1960年海上人命安全条約会議の対処方針について

 海上における人命の安全を確保するための政府間の条約は1929年に締結され、1948年に一度改正されて現在に至っているが、原子力船を含む大幅な改正が提案され、今年5月17日からロンドンでこのための会議が開かれている。

 これに先だち原子力委員会は勧告を骨子とする日本提案に加えて、この会議の原子力船に関する事項に対処する基本的な方針を次のように決定した。すなわち「原子力船については、条約の適用船舶とし、原子力船として特に取り決める必要のある事項については追加規制すること、ただし原子力船の正常な発展を阻害し、またはその運航について過度の規制を加えることとならないよう努めること」とした。

 さらに5月4日の第24回定例委員会において会議に対処する具体的な態度を以下のように決定した。

1.会議の取扱範囲
 本会議においては、原子力船の安全に関して必要な事項を取り上げることとし、第三者に対する原子力災害による損害の補償、廃棄物の海洋投棄等に関してはわが国の提案のとおり、IAEAが担当し、これにIMCOおよび条約の締約政府が協力して措置するよう取り決めること。

2.本条約の適用対象とする原子力船の範囲
 軍艦および軍隊輸送船以外のすべての原子力船とする。なお、原子力船とは原子力プラントを設置した船舶をいう。

3.条約付属規則として規制すべき事項
 わが国がさきに勧告として提案した次の諸点についてほ条約付属規則として採択すること。
(1)原子力船の船長は、その環境に対し放射性災害を及ぼす恐れのある事故を起こした場合には、災害を及ぼすと認められる国の適当な機関に対し、その位置、事故の程度およびその他必要な事項を通報すること。

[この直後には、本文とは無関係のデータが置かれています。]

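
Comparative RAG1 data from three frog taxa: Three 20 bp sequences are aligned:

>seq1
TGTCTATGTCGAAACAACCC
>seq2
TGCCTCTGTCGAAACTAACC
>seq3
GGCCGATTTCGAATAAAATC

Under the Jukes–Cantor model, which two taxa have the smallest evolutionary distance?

seq1 and seq2

seq1–seq2: 4/20 differ, p = 0.200, d = 0.233.
seq1–seq3: 8/20 differ, p = 0.400, d = 0.572.
seq2–seq3: 8/20 differ, p = 0.400, d = 0.572.
The smallest distance is between seq1 and seq2.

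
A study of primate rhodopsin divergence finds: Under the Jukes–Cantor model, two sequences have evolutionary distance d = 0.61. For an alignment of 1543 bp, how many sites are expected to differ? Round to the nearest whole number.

Invert JC69: p = (3/4)(1 − e^(−4d/3)) = 0.75 × (1 − e^(-0.813333)) = 0.75 × (1 − 0.443378) = 0.417467.
Expected differing sites = pL ≈ 0.417467 × 1543 = 644.151581 ≈ 644.

644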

(2)締約政府は、その国に登録される原子力船が他国の港に入港しようとするときは、受入国政府が入港許諾を与えることができるための当該原子力船の安全を確認するに必要とする事項その他の資料を通報し、かつ、その承認を求めること。

(3)原子力船は、受入国があらかじめ承認した当該原子力船の安全規制事項が守られるかどうかを確めるためその国の正当な職員が入港前および入港後に行なう監督に服すること。

(4)上記(2)にかかわらず、受入国政府は、第三者補償に関する保証措置等の有無を考慮して当該原子力船の入港の承認を拒否することができるものとすること。